Castellucci Set to Take Over Edgington Oil Co.

Times Staff Writer

A small petroleum wholesaler and operator of self-service gas stations will become the new owner of a Long Beach oil company salvaged from the crumbling U.S. empire of Saudi Arabian businessman and arms dealer Adnan Khashoggi.

John D. Castellucci becomes the major stockholder and chairman of Edgington Oil Co. today. The company, which primarily makes asphalt, was purchased from Salt Lake City-based Triad America Corp., Khashoggi's private investment firm that filed for protection under U.S. bankruptcy laws in January, 1987. Edgington, however, remained profitable and was put up for sale.

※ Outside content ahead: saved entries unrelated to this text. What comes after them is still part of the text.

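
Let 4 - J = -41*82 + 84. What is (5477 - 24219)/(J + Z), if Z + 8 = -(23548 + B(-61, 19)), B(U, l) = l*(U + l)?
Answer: 9371/9738 ≈ 0.96231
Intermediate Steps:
J = 3282 (J = 4 - (-41*82 + 84) = 4 - (-3362 + 84) = 4 - 1*(-3278) = 4 + 3278 = 3282)
Z = -22758 (Z = -8 - (23548 + 19*(-61 + 19)) = -8 - (23548 + 19*(-42)) = -8 - (23548 - 798) = -8 - 1*22750 = -8 - 22750 = -22758)
(5477 - 24219)/(J + Z) = (5477 - 24219)/(3282 - 22758) = -18742/(-19476) = -18742*(-1/19476) = 9371/9738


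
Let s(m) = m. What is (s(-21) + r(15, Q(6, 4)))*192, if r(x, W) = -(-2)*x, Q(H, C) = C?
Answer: 1728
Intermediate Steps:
r(x, W) = 2*x
(s(-21) + r(15, Q(6, 4)))*192 = (-21 + 2*15)*192 = (-21 + 30)*192 = 9*192 = 1728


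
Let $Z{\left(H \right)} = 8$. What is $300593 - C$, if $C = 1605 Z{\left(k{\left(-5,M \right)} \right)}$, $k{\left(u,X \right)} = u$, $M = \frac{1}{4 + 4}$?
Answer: $287753$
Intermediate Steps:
$M = \frac{1}{8} \approx 0.125$
$C = 12840$ ($C = 1605 \cdot 8 = 12840$)
$300593 - C = 300593 - 12840 = 287753$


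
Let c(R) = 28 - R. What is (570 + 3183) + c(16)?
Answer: 3765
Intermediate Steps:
(570 + 3183) + c(16) = (570 + 3183) + (28 - 1*16) = 3753 + (28 - 16) = 3753 + 12 = 3765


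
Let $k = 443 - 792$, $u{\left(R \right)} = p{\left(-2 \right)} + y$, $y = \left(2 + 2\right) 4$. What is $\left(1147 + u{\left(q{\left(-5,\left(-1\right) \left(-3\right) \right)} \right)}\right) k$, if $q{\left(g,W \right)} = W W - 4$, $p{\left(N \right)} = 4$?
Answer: $-407283$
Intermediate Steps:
$q{\left(g,W \right)} = -4 + W^{2}$ ($q{\left(g,W \right)} = W^{2} - 4 = -4 + W^{2}$)
$y = 16$ ($y = 4 \cdot 4 = 16$)
$u{\left(R \right)} = 20$ ($u{\left(R \right)} = 4 + 16 = 20$)
$k = -349$ ($k = 443 - 792 = -349$)
$\left(1147 + u{\left(q{\left(-5,\left(-1\right) \left(-3\right) \right)} \right)}\right) k = \left(1147 + 20\right) \left(-349\right) = 1167 \left(-349\right) = -407283$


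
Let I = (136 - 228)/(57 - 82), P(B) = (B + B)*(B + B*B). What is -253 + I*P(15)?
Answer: 26243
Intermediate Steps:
P(B) = 2*B*(B + B**2) (P(B) = (2*B)*(B + B**2) = 2*B*(B + B**2))
I = 92/25 (I = -92/(-25) = -92*(-1/25) = 92/25 ≈ 3.6800)
-253 + I*P(15) = -253 + 92*(2*15**2*(1 + 15))/25 = -253 + 92*(2*225*16)/25 = -253 + (92/25)*7200 = -253 + 26496 = 26243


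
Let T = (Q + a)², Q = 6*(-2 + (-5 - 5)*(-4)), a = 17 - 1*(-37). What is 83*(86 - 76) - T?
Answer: -78694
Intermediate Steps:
a = 54 (a = 17 + 37 = 54)
Q = 228 (Q = 6*(-2 - 10*(-4)) = 6*(-2 + 40) = 6*38 = 228)
T = 79524 (T = (228 + 54)² = 282² = 79524)
83*(86 - 76) - T = 83*(86 - 76) - 1*79524 = 83*10 - 79524 = 830 - 79524 = -78694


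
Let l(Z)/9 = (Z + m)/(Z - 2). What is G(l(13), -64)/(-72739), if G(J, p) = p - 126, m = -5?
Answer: 190/72739 ≈ 0.0026121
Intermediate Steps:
l(Z) = 9*(-5 + Z)/(-2 + Z) (l(Z) = 9*((Z - 5)/(Z - 2)) = 9*((-5 + Z)/(-2 + Z)) = 9*(-5 + Z)/(-2 + Z))
G(J, p) = -126 + p
G(l(13), -64)/(-72739) = (-126 - 64)/(-72739) = -190*(-1/72739) = 190/72739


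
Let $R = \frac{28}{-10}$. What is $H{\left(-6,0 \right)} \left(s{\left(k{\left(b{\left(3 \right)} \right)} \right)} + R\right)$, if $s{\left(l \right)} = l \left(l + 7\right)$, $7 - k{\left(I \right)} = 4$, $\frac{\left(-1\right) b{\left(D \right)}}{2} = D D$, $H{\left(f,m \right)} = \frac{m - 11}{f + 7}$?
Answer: $- \frac{1496}{5} \approx -299.2$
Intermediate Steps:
$H{\left(f,m \right)} = \frac{-11 + m}{7 + f}$
$R = - \frac{14}{5}$ ($R = 28 \left(- \frac{1}{10}\right) = - \frac{14}{5} \approx -2.8$)
$b{\left(D \right)} = - 2 D^{2}$ ($b{\left(D \right)} = - 2 D D = - 2 D^{2}$)
$k{\left(I \right)} = 3$ ($k{\left(I \right)} = 7 - 4 = 3$)
$s{\left(l \right)} = l \left(7 + l\right)$
$H{\left(-6,0 \right)} \left(s{\left(k{\left(b{\left(3 \right)} \right)} \right)} + R\right) = \frac{-11 + 0}{7 - 6} \left(3 \left(7 + 3\right) - \frac{14}{5}\right) = 1^{-1} \left(-11\right) \left(3 \cdot 10 - \frac{14}{5}\right) = 1 \left(-11\right) \left(30 - \frac{14}{5}\right) = \left(-11\right) \frac{136}{5} = - \frac{1496}{5}$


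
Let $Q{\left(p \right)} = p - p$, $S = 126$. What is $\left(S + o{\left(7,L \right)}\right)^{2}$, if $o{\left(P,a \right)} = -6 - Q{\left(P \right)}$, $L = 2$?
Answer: $14400$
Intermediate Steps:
$Q{\left(p \right)} = 0$
$o{\left(P,a \right)} = -6$ ($o{\left(P,a \right)} = -6 - 0 = -6 + 0 = -6$)
$\left(S + o{\left(7,L \right)}\right)^{2} = \left(126 - 6\right)^{2} = 120^{2} = 14400$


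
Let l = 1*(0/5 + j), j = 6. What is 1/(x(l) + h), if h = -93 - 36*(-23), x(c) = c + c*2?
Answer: 1/753 ≈ 0.0013280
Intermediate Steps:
l = 6 (l = 1*(0/5 + 6) = 1*(0*(1/5) + 6) = 1*(0 + 6) = 1*6 = 6)
x(c) = 3*c (x(c) = c + 2*c = 3*c)
h = 735 (h = -93 + 828 = 735)
1/(x(l) + h) = 1/(3*6 + 735) = 1/(18 + 735) = 1/753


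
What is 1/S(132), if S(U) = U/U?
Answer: 1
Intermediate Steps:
S(U) = 1
1/S(132) = 1/1 = 1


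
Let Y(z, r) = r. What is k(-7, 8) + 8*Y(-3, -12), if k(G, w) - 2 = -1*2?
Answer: -96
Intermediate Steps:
k(G, w) = 0 (k(G, w) = 2 - 1*2 = 2 - 2 = 0)
k(-7, 8) + 8*Y(-3, -12) = 0 + 8*(-12) = 0 - 96 = -96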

Castellucci paid $52.5 million in cash for the 46-year-old company and also assumed $22 million in debt. Under the agreement, Edgington will sell its Signal Hill Product Distribution Center to Arco Terminal Services for $25.5 million.

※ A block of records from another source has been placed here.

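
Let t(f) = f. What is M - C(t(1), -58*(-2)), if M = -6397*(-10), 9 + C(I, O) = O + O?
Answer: 63747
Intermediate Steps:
C(I, O) = -9 + 2*O (C(I, O) = -9 + (O + O) = -9 + 2*O)
M = 63970
M - C(t(1), -58*(-2)) = 63970 - (-9 + 2*(-58*(-2))) = 63970 - (-9 + 2*116) = 63970 - (-9 + 232) = 63970 - 1*223 = 63970 - 223 = 63747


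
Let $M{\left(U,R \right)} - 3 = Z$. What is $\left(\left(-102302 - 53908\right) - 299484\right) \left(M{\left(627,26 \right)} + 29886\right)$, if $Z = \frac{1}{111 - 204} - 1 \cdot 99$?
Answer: $- \frac{420828700162}{31} \approx -1.3575 \cdot 10^{10}$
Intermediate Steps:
$Z = - \frac{9208}{93}$ ($Z = \frac{1}{-93} - 99 = - \frac{1}{93} - 99 = - \frac{9208}{93} \approx -99.011$)
$M{\left(U,R \right)} = - \frac{8929}{93}$ ($M{\left(U,R \right)} = 3 - \frac{9208}{93} = - \frac{8929}{93}$)
$\left(\left(-102302 - 53908\right) - 299484\right) \left(M{\left(627,26 \right)} + 29886\right) = \left(\left(-102302 - 53908\right) - 299484\right) \left(- \frac{8929}{93} + 29886\right) = \left(\left(-102302 - 53908\right) - 299484\right) \frac{2770469}{93} = \left(-156210 - 299484\right) \frac{2770469}{93} = \left(-455694\right) \frac{2770469}{93} = - \frac{420828700162}{31}$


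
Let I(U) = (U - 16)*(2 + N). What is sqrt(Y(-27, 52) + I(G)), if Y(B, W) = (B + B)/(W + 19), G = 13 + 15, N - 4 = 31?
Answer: sqrt(2234370)/71 ≈ 21.053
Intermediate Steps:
N = 35 (N = 4 + 31 = 35)
G = 28
Y(B, W) = 2*B/(19 + W) (Y(B, W) = (2*B)/(19 + W) = 2*B/(19 + W))
I(U) = -592 + 37*U (I(U) = (U - 16)*(2 + 35) = (-16 + U)*37 = -592 + 37*U)
sqrt(Y(-27, 52) + I(G)) = sqrt(2*(-27)/(19 + 52) + (-592 + 37*28)) = sqrt(2*(-27)/71 + (-592 + 1036)) = sqrt(2*(-27)*(1/71) + 444) = sqrt(-54/71 + 444) = sqrt(31470/71) = sqrt(2234370)/71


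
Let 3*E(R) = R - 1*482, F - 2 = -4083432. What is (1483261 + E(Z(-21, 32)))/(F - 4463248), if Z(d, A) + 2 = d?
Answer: -2224639/12820017 ≈ -0.17353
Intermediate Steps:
Z(d, A) = -2 + d
F = -4083430 (F = 2 - 4083432 = -4083430)
E(R) = -482/3 + R/3 (E(R) = (R - 1*482)/3 = (R - 482)/3 = (-482 + R)/3 = -482/3 + R/3)
(1483261 + E(Z(-21, 32)))/(F - 4463248) = (1483261 + (-482/3 + (-2 - 21)/3))/(-4083430 - 4463248) = (1483261 + (-482/3 + (⅓)*(-23)))/(-8546678) = (1483261 + (-482/3 - 23/3))*(-1/8546678) = (1483261 - 505/3)*(-1/8546678) = (4449278/3)*(-1/8546678) = -2224639/12820017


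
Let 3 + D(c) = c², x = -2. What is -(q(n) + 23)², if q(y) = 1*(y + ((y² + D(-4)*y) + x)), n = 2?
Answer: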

Edgington, which has annual sales of about $400 million, claims a leading 35% share of asphalt sales in Southern California. Its Arizona subsidiary, Sahuaro Petroleum & Asphalt Co., claims a 60% share in Arizona.

The recent closing of two other major asphalt makers in Southern California and strong demand from road builders for asphalt puts Edgington in a good position, industry experts say. The price of asphalt, as well as other petroleum-based products, has fallen in recent years, making it more attractive to construction companies and road builders.

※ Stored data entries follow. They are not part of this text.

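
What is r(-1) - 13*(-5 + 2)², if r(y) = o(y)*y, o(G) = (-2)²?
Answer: -121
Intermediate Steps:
o(G) = 4
r(y) = 4*y
r(-1) - 13*(-5 + 2)² = 4*(-1) - 13*(-5 + 2)² = -4 - 13*(-3)² = -4 - 13*9 = -4 - 117 = -121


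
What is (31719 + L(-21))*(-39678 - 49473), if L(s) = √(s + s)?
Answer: -2827780569 - 89151*I*√42 ≈ -2.8278e+9 - 5.7777e+5*I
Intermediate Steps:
L(s) = √2*√s (L(s) = √(2*s) = √2*√s)
(31719 + L(-21))*(-39678 - 49473) = (31719 + √2*√(-21))*(-39678 - 49473) = (31719 + √2*(I*√21))*(-89151) = (31719 + I*√42)*(-89151) = -2827780569 - 89151*I*√42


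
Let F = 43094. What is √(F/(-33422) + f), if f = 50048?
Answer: √13975920339091/16711 ≈ 223.71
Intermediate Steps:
√(F/(-33422) + f) = √(43094/(-33422) + 50048) = √(43094*(-1/33422) + 50048) = √(-21547/16711 + 50048) = √(836330581/16711) = √13975920339091/16711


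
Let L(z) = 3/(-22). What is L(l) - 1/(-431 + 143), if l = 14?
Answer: -421/3168 ≈ -0.13289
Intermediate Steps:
L(z) = -3/22 (L(z) = 3*(-1/22) = -3/22)
L(l) - 1/(-431 + 143) = -3/22 - 1/(-431 + 143) = -3/22 - 1/(-288) = -3/22 - 1*(-1/288) = -3/22 + 1/288 = -421/3168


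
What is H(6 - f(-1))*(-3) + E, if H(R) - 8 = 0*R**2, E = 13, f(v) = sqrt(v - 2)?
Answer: -11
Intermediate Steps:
f(v) = sqrt(-2 + v)
H(R) = 8 (H(R) = 8 + 0*R**2 = 8 + 0 = 8)
H(6 - f(-1))*(-3) + E = 8*(-3) + 13 = -24 + 13 = -11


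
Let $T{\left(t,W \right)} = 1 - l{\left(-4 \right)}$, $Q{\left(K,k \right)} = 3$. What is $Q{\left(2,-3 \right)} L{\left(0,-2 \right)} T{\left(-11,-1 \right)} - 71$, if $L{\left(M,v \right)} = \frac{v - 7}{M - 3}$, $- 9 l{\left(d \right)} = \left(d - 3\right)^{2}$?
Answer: $-13$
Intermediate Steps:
$l{\left(d \right)} = - \frac{\left(-3 + d\right)^{2}}{9}$ ($l{\left(d \right)} = - \frac{\left(d - 3\right)^{2}}{9} = - \frac{\left(-3 + d\right)^{2}}{9}$)
$L{\left(M,v \right)} = \frac{-7 + v}{-3 + M}$ ($L{\left(M,v \right)} = \frac{v - 7}{-3 + M} = \frac{-7 + v}{-3 + M}$)
$T{\left(t,W \right)} = \frac{58}{9}$ ($T{\left(t,W \right)} = 1 - - \frac{\left(-3 - 4\right)^{2}}{9} = 1 - - \frac{\left(-7\right)^{2}}{9} = 1 - \left(- \frac{1}{9}\right) 49 = 1 - - \frac{49}{9} = 1 + \frac{49}{9} = \frac{58}{9}$)
$Q{\left(2,-3 \right)} L{\left(0,-2 \right)} T{\left(-11,-1 \right)} - 71 = 3 \frac{-7 - 2}{-3 + 0} \cdot \frac{58}{9} - 71 = 3 \frac{1}{-3} \left(-9\right) \frac{58}{9} - 71 = 3 \left(\left(- \frac{1}{3}\right) \left(-9\right)\right) \frac{58}{9} - 71 = 3 \cdot 3 \cdot \frac{58}{9} - 71 = 9 \cdot \frac{58}{9} - 71 = 58 - 71 = -13$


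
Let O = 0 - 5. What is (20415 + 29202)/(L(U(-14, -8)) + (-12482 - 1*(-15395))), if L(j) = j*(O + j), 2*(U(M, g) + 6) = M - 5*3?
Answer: 22052/1527 ≈ 14.441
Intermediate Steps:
O = -5
U(M, g) = -27/2 + M/2 (U(M, g) = -6 + (M - 5*3)/2 = -6 + (M - 15)/2 = -6 + (-15 + M)/2 = -6 + (-15/2 + M/2) = -27/2 + M/2)
L(j) = j*(-5 + j)
(20415 + 29202)/(L(U(-14, -8)) + (-12482 - 1*(-15395))) = (20415 + 29202)/((-27/2 + (½)*(-14))*(-5 + (-27/2 + (½)*(-14))) + (-12482 - 1*(-15395))) = 49617/((-27/2 - 7)*(-5 + (-27/2 - 7)) + (-12482 + 15395)) = 49617/(-41*(-5 - 41/2)/2 + 2913) = 49617/(-41/2*(-51/2) + 2913) = 49617/(2091/4 + 2913) = 49617/(13743/4) = 49617*(4/13743) = 22052/1527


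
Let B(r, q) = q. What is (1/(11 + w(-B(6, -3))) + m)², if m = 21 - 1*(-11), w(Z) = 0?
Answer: 124609/121 ≈ 1029.8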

"The demand has picked up again because the price has dropped," said James McDonald, an oil industry consultant based in San Marino. "That is the right business to be in right now."

Some in the industry say Castellucci might take advantage of the strong demand for asphalt and resell Edgington to a higher bidder. But Kenneth Roberts, Castellucci's lawyer, said there were no plans to resell the company. Castellucci was not available for comment.

Most of Edgington's top executives will remain with the company. Archie H. Humphrey, who has served as acting president, will become Edgington's president and chief executive. Humphrey worked for two years at a now defunct oil company, La Mesa Energy, owned by Castellucci.